CLEVELAND KAVALIER

It’s hard to say exactly where Dave Kaval is from.  Is he from Cleveland?  Silicon Valley?  Las Vegas?  What a liberating position to be in—no ties to a community.  The one thing we can be certain of, he sure as hell isn’t from Oakland.  For someone who beat the “Rooted in Oakland” drum ad nauseum, he has been remarkably consolable about leaving the town where he’s rooted.  In fact, he has been chillingly indifferent about the whole thing.  That’s some stiff upper lip on that guy.   

People from Oakland recognized Kaval as an imposter early on.  What did this guy ever know about being rooted in Oakland?  People from Oakland don’t run around saying they’re rooted in Oakland—they just are.  Fisher and Kaval’s Rooted campaign wasn’t so much about convincing us of their Oakland rootedness as convincing themselves.  An ownership that needed convincing to stay in Oakland never should’ve owned the franchise to begin with.

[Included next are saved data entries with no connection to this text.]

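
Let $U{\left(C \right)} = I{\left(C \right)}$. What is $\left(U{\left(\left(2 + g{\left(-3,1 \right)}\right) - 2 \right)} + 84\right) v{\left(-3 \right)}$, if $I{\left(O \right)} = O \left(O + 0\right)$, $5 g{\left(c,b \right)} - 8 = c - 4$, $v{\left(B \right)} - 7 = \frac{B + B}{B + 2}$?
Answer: $\frac{27313}{25} \approx 1092.5$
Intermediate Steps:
$v{\left(B \right)} = 7 + \frac{2 B}{2 + B}$ ($v{\left(B \right)} = 7 + \frac{B + B}{B + 2} = 7 + \frac{2 B}{2 + B}$)
$g{\left(c,b \right)} = \frac{4}{5} + \frac{c}{5}$ ($g{\left(c,b \right)} = \frac{8}{5} + \frac{c - 4}{5} = \frac{8}{5} + \frac{-4 + c}{5} = \frac{8}{5} + \left(- \frac{4}{5} + \frac{c}{5}\right) = \frac{4}{5} + \frac{c}{5}$)
$I{\left(O \right)} = O^{2}$ ($I{\left(O \right)} = O O = O^{2}$)
$U{\left(C \right)} = C^{2}$
$\left(U{\left(\left(2 + g{\left(-3,1 \right)}\right) - 2 \right)} + 84\right) v{\left(-3 \right)} = \left(\left(\left(2 + \left(\frac{4}{5} + \frac{1}{5} \left(-3\right)\right)\right) - 2\right)^{2} + 84\right) \frac{14 + 9 \left(-3\right)}{2 - 3} = \left(\left(\left(2 + \left(\frac{4}{5} - \frac{3}{5}\right)\right) - 2\right)^{2} + 84\right) \frac{14 - 27}{-1} = \left(\left(\left(2 + \frac{1}{5}\right) - 2\right)^{2} + 84\right) \left(\left(-1\right) \left(-13\right)\right) = \left(\left(\frac{11}{5} - 2\right)^{2} + 84\right) 13 = \left(\left(\frac{1}{5}\right)^{2} + 84\right) 13 = \left(\frac{1}{25} + 84\right) 13 = \frac{2101}{25} \cdot 13 = \frac{27313}{25}$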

Kaval is in the throes of a midlife crisis.  He turns 50 in a couple of years; Las Vegas is his trophy wife.  We have no choice but to write him off.  By the time he gets the help he needs and snaps out of his mania, the A’s will be heading out of town.  That’s an unacceptable price for Oakland to pay for one man’s circumnavigation to age-appropriate behavior.  And there is also the little matter of his credibility being completely shot to hell.  Dave, what was the price to buy your soul?  Is there any money left to buy a moral compass, or have you already made the down payment on the bicep implants?

Neither here nor there, Oakland—and the Bay Area—would be a better place if Kaval were sent back to Cleveland in a gondola.  That he thinks he can waltz his twig ass into Oakland and steal 57 years of A’s history doesn’t sit right somehow.  In fairness, he made a Herculean effort to get the Howard Terminal project near the finish line.  Too bad he didn’t have the moral stamina to see it through.  Kaval could’ve been an Oakland hero if he had pushed the project across the finish line, but the Stanford embarrassment revealed himself to be nothing more than a billionaire’s errand boy.  Shame on us.  His pencil neck and noodlely arms should’ve reminded us that his was just a speaking part.